If \( x \) is real, then the value of \[ \frac{x^2 + 34x - 71}{x^2 + 2x - 7} \] does not lie between:

• A. 8 and -5
• B. -5 and 9
• C. 0 and 9
• D. 5 and 9

Hint:

For rational expressions, examine the limits as \( x \to \infty \) and the points where the denominator is zero to determine the range of the function.

Answer 1

The Correct Option is D

Step 1: Simplify the expression.
We are given the expression: \[ f(x) = \frac{x^2 + 34x - 71}{x^2 + 2x - 7} \] Let’s examine the behavior of this expression. We first look for the conditions under which this expression could take extreme values. Begin by analyzing the values of \( f(x) \) for large and small values of \( x \).
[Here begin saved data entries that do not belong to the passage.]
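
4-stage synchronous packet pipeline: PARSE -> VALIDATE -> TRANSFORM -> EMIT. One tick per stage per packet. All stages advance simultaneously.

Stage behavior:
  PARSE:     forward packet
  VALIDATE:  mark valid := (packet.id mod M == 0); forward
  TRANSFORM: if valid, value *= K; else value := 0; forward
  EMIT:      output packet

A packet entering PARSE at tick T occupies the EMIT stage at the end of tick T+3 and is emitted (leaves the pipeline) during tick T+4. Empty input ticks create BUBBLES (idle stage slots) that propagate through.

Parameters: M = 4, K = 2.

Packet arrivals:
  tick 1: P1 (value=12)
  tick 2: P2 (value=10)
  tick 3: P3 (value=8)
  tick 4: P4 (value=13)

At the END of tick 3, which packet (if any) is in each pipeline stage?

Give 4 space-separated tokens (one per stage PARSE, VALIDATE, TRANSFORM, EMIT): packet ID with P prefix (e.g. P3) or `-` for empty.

Tick 1: [PARSE:P1(v=12,ok=F), VALIDATE:-, TRANSFORM:-, EMIT:-] out:-; in:P1
Tick 2: [PARSE:P2(v=10,ok=F), VALIDATE:P1(v=12,ok=F), TRANSFORM:-, EMIT:-] out:-; in:P2
Tick 3: [PARSE:P3(v=8,ok=F), VALIDATE:P2(v=10,ok=F), TRANSFORM:P1(v=0,ok=F), EMIT:-] out:-; in:P3
At end of tick 3: ['P3', 'P2', 'P1', '-']

Answer: P3 P2 P1 -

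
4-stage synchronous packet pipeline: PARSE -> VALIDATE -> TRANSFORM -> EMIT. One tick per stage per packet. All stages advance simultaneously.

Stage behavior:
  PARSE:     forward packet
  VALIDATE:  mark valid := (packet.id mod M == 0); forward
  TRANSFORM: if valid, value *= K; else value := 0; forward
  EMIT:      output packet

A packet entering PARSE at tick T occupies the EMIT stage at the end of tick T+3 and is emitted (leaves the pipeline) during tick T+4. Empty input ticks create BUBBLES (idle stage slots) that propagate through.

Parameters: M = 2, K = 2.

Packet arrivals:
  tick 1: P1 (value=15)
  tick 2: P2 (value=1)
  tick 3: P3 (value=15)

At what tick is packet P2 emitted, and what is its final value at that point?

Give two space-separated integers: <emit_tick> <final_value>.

Tick 1: [PARSE:P1(v=15,ok=F), VALIDATE:-, TRANSFORM:-, EMIT:-] out:-; in:P1
Tick 2: [PARSE:P2(v=1,ok=F), VALIDATE:P1(v=15,ok=F), TRANSFORM:-, EMIT:-] out:-; in:P2
Tick 3: [PARSE:P3(v=15,ok=F), VALIDATE:P2(v=1,ok=T), TRANSFORM:P1(v=0,ok=F), EMIT:-] out:-; in:P3
Tick 4: [PARSE:-, VALIDATE:P3(v=15,ok=F), TRANSFORM:P2(v=2,ok=T), EMIT:P1(v=0,ok=F)] out:-; in:-
Tick 5: [PARSE:-, VALIDATE:-, TRANSFORM:P3(v=0,ok=F), EMIT:P2(v=2,ok=T)] out:P1(v=0); in:-
Tick 6: [PARSE:-, VALIDATE:-, TRANSFORM:-, EMIT:P3(v=0,ok=F)] out:P2(v=2); in:-
Tick 7: [PARSE:-, VALIDATE:-, TRANSFORM:-, EMIT:-] out:P3(v=0); in:-
P2: arrives tick 2, valid=True (id=2, id%2=0), emit tick 6, final value 2

Answer: 6 2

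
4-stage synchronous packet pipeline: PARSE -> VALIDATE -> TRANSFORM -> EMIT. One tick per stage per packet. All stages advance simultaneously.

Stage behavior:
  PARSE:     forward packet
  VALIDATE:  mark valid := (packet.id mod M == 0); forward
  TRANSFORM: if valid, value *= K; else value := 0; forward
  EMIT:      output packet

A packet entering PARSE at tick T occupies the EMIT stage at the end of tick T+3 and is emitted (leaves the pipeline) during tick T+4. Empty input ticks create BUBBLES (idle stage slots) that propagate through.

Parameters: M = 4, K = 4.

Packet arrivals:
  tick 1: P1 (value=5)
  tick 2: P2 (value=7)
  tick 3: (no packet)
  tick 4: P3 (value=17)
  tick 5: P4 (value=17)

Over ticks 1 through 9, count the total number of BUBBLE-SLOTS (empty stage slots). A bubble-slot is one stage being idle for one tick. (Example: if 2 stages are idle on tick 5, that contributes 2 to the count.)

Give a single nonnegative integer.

Tick 1: [PARSE:P1(v=5,ok=F), VALIDATE:-, TRANSFORM:-, EMIT:-] out:-; bubbles=3
Tick 2: [PARSE:P2(v=7,ok=F), VALIDATE:P1(v=5,ok=F), TRANSFORM:-, EMIT:-] out:-; bubbles=2
Tick 3: [PARSE:-, VALIDATE:P2(v=7,ok=F), TRANSFORM:P1(v=0,ok=F), EMIT:-] out:-; bubbles=2
Tick 4: [PARSE:P3(v=17,ok=F), VALIDATE:-, TRANSFORM:P2(v=0,ok=F), EMIT:P1(v=0,ok=F)] out:-; bubbles=1
Tick 5: [PARSE:P4(v=17,ok=F), VALIDATE:P3(v=17,ok=F), TRANSFORM:-, EMIT:P2(v=0,ok=F)] out:P1(v=0); bubbles=1
Tick 6: [PARSE:-, VALIDATE:P4(v=17,ok=T), TRANSFORM:P3(v=0,ok=F), EMIT:-] out:P2(v=0); bubbles=2
Tick 7: [PARSE:-, VALIDATE:-, TRANSFORM:P4(v=68,ok=T), EMIT:P3(v=0,ok=F)] out:-; bubbles=2
Tick 8: [PARSE:-, VALIDATE:-, TRANSFORM:-, EMIT:P4(v=68,ok=T)] out:P3(v=0); bubbles=3
Tick 9: [PARSE:-, VALIDATE:-, TRANSFORM:-, EMIT:-] out:P4(v=68); bubbles=4
Total bubble-slots: 20

Answer: 20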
Step 2: Find the limits as \( x \to \infty \) and \( x \to -\infty \).
As \( x \) becomes very large (positive or negative), the higher powers of \( x \) dominate both the numerator and denominator, so the expression approaches: \[ f(x) \approx \frac{x^2}{x^2} = 1 \] Thus, for large values of \( x \), the function approaches 1.

Step 3: Analyze the behavior of the expression at the roots of the denominator.
Now let’s check the values at which the denominator \( x^2 + 2x - 7 = 0 \). Solve for \( x \): \[ x = \frac{-2 \pm \sqrt{2^2 - 4(1)(-7)}}{2(1)} = \frac{-2 \pm \sqrt{4 + 28}}{2} = \frac{-2 \pm \sqrt{32}}{2} = \frac{-2 \pm 4\sqrt{2}}{2} = -1 \pm 2\sqrt{2} \] Thus, the denominator is zero at \( x = -1 + 2\sqrt{2} \) and \( x = -1 - 2\sqrt{2} \).

Step 4: Conclusion.
From the above analysis, we conclude that the value of the expression does not lie between 5 and 9, hence the correct answer is option (D).